Einige von ihnen waren beeindruckende Persönlichkeiten, die viel geleistet haben. Aber, wenn ich ehrlich bin, interessieren mich Menschen besonders dann, wenn sie nicht nur als strahlende Vorbilder dastehen, sondern auch mit Krisen in ihrem Leben fertig werden mussten. So einer war der Pfarrer Christian Gottlob Pregizer, geboren 1751.

Er war ein guter Prediger, er konnte so reden, dass auch die einfachen Menschen ihn verstanden. Jeden Sonntag sind sogar Auswärtige in das kleine Städtchen Haiterbach im Nordschwarzwald gekommen, um den talentierten Pfarrer zu hören. Alles prima, doch mit fast 50 Jahren ist Christian Gottlob Pregizer in eine tiefe Lebenskrise geraten. Er konnte plötzlich keine Gottesdienste mehr halten, er fühlte sich außer Stande zu predigen und bekam furchtbare Angst vor dem Kontakt mit anderen Menschen. Er zitterte schon, wenn er jemanden auf das Pfarrhaus zukommen sah. Pregizer selbst sprach von einem „Trauergeist“, der ihn befallen habe – „Burne-out“ oder „Depression“ würde man seinen Zustand vermutlich heute nennen. Anderthalb Jahre hatte der Pfarrer darunter zu leiden.

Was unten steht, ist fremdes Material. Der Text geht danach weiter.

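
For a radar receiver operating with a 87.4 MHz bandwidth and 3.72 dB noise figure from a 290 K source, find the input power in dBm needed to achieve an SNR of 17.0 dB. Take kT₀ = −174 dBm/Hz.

Sensitivity = −174 + 10 log₁₀(B) + NF + SNR_min
= −174 + 79.42 + 3.72 + 17.0
= −73.86 dBm → −73.9 dBm

−73.9 dBm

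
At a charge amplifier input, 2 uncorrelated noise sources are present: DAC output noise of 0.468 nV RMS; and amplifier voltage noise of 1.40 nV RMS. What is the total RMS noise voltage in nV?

1.48 nV

Uncorrelated sources add in power (mean-square): V_tot = √(ΣV_i²)
V_tot = √[(4.68×10⁻¹⁰)² + (1.40×10⁻⁹)²] = 1.48×10⁻⁹ V = 1.48 nV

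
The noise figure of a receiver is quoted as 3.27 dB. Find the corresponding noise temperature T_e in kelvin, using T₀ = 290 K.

F = 10^(3.27/10) = 2.12324
T_e = (F − 1)·T₀ = (2.12324 − 1) × 290 = 326 K

326 K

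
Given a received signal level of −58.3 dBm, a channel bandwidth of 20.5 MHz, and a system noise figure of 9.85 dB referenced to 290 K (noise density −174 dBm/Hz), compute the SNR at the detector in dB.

Noise floor: N = −174 + 10 log₁₀(B) + NF
10 log₁₀(2.05×10⁷) = 73.12 dB
N = −174 + 73.12 + 9.85 = −91.03 dBm
SNR = P_sig − N = −58.3 − (−91.03) = 32.73 dB → 32.7 dB

32.7 dB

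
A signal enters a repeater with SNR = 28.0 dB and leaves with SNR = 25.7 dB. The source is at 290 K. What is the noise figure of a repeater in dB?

NF (dB) = SNR_in(dB) − SNR_out(dB) when the source is at T₀
NF = 28.0 − 25.7 = 2.3 dB

2.3 dB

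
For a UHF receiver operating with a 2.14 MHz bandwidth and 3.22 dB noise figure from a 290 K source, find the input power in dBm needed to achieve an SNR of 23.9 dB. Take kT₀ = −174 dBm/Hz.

Sensitivity = −174 + 10 log₁₀(B) + NF + SNR_min
= −174 + 63.3 + 3.22 + 23.9
= −83.58 dBm → −83.6 dBm

−83.6 dBm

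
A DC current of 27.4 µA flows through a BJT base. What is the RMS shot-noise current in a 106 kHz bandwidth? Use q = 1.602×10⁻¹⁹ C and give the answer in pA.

965 pA

I_n = √(2qI·B)
2qI·B = 2 × 1.602×10⁻¹⁹ × 2.74×10⁻⁵ × 1.06×10⁵ = 9.31×10⁻¹⁹ A²
I_n = √(9.31×10⁻¹⁹) = 9.65×10⁻¹⁰ A = 965 pA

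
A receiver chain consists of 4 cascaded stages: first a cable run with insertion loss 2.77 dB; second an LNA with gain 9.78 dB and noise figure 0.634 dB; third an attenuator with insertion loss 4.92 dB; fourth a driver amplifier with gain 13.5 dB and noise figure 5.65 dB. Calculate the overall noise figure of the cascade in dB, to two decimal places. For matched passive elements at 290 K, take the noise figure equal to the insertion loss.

6.29 dB

Convert to linear (a loss of L dB is a gain of −L dB): F_i = 10^(NF_i/10), G_i = 10^(G_i,dB/10)
  Stage 1: F_1 = 10^(2.77/10) = 1.892, G_1 = 10^(−2.77/10) = 0.5284
  Stage 2: F_2 = 10^(0.634/10) = 1.157, G_2 = 10^(9.78/10) = 9.506
  Stage 3: F_3 = 10^(4.92/10) = 3.105, G_3 = 10^(−4.92/10) = 0.3221
  Stage 4: F_4 = 10^(5.65/10) = 3.673, G_4 = 10^(13.5/10) = 22.39
Friis cascade:
  F = 1.892 + (1.157 − 1)/0.5284 + (3.105 − 1)/5.023 + (3.673 − 1)/1.618 = 4.261
NF = 10 log₁₀(4.261) = 6.29 dB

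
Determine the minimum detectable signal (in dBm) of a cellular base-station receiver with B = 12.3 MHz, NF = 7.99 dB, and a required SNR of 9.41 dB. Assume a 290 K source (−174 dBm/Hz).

−85.7 dBm

Sensitivity = −174 + 10 log₁₀(B) + NF + SNR_min
= −174 + 70.9 + 7.99 + 9.41
= −85.70 dBm → −85.7 dBm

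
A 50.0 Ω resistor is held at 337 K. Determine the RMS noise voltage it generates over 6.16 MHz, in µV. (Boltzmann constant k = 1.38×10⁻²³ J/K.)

V_n = √(4kTRB)
4kTRB = 4 × 1.38×10⁻²³ × 337 × 5.00×10¹ × 6.16×10⁶ = 5.73×10⁻¹² V²
V_n = √(5.73×10⁻¹²) = 2.39×10⁻⁶ V = 2.39 µV

2.39 µV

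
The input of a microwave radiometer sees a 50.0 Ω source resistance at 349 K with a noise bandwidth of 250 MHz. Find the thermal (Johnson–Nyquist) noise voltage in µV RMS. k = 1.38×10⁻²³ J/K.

V_n = √(4kTRB)
4kTRB = 4 × 1.38×10⁻²³ × 349 × 5.00×10¹ × 2.50×10⁸ = 2.41×10⁻¹⁰ V²
V_n = √(2.41×10⁻¹⁰) = 1.55×10⁻⁵ V = 15.5 µV

15.5 µV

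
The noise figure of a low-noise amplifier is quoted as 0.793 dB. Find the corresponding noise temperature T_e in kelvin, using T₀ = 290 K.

F = 10^(0.793/10) = 1.20033
T_e = (F − 1)·T₀ = (1.20033 − 1) × 290 = 58.1 K

58.1 K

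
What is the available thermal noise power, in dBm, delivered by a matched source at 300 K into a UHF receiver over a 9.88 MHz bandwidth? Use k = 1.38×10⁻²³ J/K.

−103.9 dBm

P_n = kTB = 1.38×10⁻²³ × 300 × 9.88×10⁶ = 4.09×10⁻¹⁴ W
In dBm: 10 log₁₀(4.09×10⁻¹⁴ / 10⁻³) = −103.9 dBm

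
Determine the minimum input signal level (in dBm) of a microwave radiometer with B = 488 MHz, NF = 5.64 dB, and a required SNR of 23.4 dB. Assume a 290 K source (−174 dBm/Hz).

−58.1 dBm

Sensitivity = −174 + 10 log₁₀(B) + NF + SNR_min
= −174 + 86.88 + 5.64 + 23.4
= −58.08 dBm → −58.1 dBm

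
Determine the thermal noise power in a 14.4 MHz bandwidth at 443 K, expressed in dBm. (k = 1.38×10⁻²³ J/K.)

P_n = kTB = 1.38×10⁻²³ × 443 × 1.44×10⁷ = 8.80×10⁻¹⁴ W
In dBm: 10 log₁₀(8.80×10⁻¹⁴ / 10⁻³) = −100.6 dBm

−100.6 dBm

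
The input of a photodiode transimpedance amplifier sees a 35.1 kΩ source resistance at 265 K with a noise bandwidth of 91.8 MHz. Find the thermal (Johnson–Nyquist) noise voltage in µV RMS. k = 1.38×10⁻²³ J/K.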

Als er wieder gesund geworden war, mochten die Menschen ihren Pfarrer nicht etwa weniger, sondern mehr. Die Kirche wurde jetzt zu klein für die vielen Gottesdienstbesucher, die kamen. Die Zuhörer saßen sogar draußen vor der Kirche auf dem Friedhof. Ich glaube, dass Pregizer nicht trotz, sondern gerade wegen seiner Krise noch mehr Menschen erreichen konnte als zuvor. Weil er es selbst erlebt hatte, konnte er jetzt auch die Müden, Traurigen und Ausgebrannten besser verstehen. Und er hat auch anders gepredigt: Vor seiner Krise wollte er seine Zuhörer vor allem moralisch auf Vordermann bringen. Nach seinem Burne-out war Gottes bedingungslose Liebe sein Thema Nummer eins. Denn diese Liebe hatte ihm selbst aus der Depression geholfen. Er hatte riesige Angst vor den Anforderungen anderer gehabt, bis er erkannte, dass Gott keine Anforderungen an ihn stellt, sondern ihm seine Zuneigung schenkt, ohne etwas von ihm zu verlangen.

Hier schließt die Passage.